Sunshine Feeding Daisies

Where does time go? Seriously!

Last I wrote, I was settling into Portland life and getting ready for classes to start. Well, they started, and the settling in continues. I moved into my sweet bachelorette pad, only to be struck with a mild case of Stockholm syndrome-- which is to say I lived, with all of my belongings, in the tiny half-bedroom off the bathroom for the first month, rarely venturing into the rest of the apartment. After 3 years of living small, I was in love with it, and spreading out though an entire apartment had little appeal. In the last week, I have convalesced to the point of sleeping in the actual full bedroom, but I still haven't sat on the couch. I suppose it is not a bad thing to have loved trailer life so much, is it?

Classes have started, though I am not teaching until the second third of the semester. While I can, I am writing and finishing grants, preparing to teach, reviewing a paper, meeting students, doing faculty-esque type things, and trying not to let any of my colcollaborators down to terribly badly. I also am having a little fun. I went to Seattle and inherited a ton of Daphnia gear from my relatively-new-but-have-know-him-a-long-time friend Brooks Miner. He lived in Seattle with his wife, Anna Coogan (a very talented singer-songwriter) until last week, hence the need to run up there and get the goods that will launch my new lab.

This past weekend I went to my dear friend Steve's wedding in Council Bluffs, IA-- home of the almost famous squirrel cage jail, which I meant to go see but didn't. Next time I go to Council Bluffs! Steve and his wife, Kelly, are fellow Lake Weekend attendees and the two of them, in addition to their many other wonderful qualities helped make this year the Year of the Human Pyramid Trick! Instead of just your run of the mill double head stand (which we did do, of course-- Rodenbeck on the left, me on the right), we went for the whole kit and caboodle this year and involved a whole crew in the quest for better tricks (Kelly bottom left, Steve on top of her; me bottom, right with Rodenbeck and his Herculean grip keeping the 2 tubes together, Turpin on top of us, and Shane as the flyer). I think we made it look easy. I assure you it was not.
The wedding was very fun, and I came back exhausted. Despite that, I couldn't miss out on a chance to go see John Prine with my family last night in Eugene, so I hustled down I-5 to meet them and catch his show for the first time, and it was SO fantastic-- I cannot recommend it enough. And if you haven't listened to your John Prine albums in a while, dig 'em out. And if you don't have any, email me and I will send you some. He is a charmer. And an old guitar hand from Bloomington who I have seen many times, Jason Wilbur, plays lead guitar for him so it was fun to see a familiar face in a new place. Given that John Prine's songwriting is solidly grounded in the school of 3-chords (maybe 4) that I also adhere to with dedication, it is a special pleasure to listen closely and focus on the lyrics, from which the title of this blogpost was taken. Absolute poetry, and the stories he told in between, mostly about where the songs came to him from, were so funny and interesting. My mom, my sister, and I all loved it and-- to our collective surprise I am sure-- kind of loved seeing it together. Serenaded by John Prine for the evening... can't ask for much more than that.

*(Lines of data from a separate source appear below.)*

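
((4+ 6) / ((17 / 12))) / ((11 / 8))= 960 / 187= 5.13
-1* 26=-26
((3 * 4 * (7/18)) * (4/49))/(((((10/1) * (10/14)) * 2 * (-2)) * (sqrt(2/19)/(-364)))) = 182 * sqrt(38)/75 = 14.96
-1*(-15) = 15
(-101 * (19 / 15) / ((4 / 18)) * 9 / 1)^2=2684586969 / 100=26845869.69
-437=-437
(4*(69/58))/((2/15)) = 1035/29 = 35.69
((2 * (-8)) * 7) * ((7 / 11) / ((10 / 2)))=-784 / 55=-14.25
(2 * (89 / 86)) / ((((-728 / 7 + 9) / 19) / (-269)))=23941 / 215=111.35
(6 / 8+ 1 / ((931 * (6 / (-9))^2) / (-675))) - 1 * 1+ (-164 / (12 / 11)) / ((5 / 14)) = -11809213 / 27930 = -422.81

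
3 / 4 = 0.75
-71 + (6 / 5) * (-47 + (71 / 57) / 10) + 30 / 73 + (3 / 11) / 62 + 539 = 9747018191 / 23648350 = 412.16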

Last thing-- tonight I went and saw that amazing play, The Method Gun, that I blogged about last year after a quick trip to Austin. It was amazing, again! So much so that, after it was over, and the cast came out for their second bow and then ran off stage, I caught wind of them (ltierally) as they ran behind where I was sitting to go backstage and recover after the performance. I turned and caught two of them-- tapping them on the shoulder (the very handsome ones, just by luck)-- and had the pleasure of paying them this compliment:

I said, "I've gone to two plays in the last 5 years." One of them paused quizzically, and said "...Yeah??" And I said, "And they were both The Method Gun." We high fived, and they continued their trot back stage. See it if you can.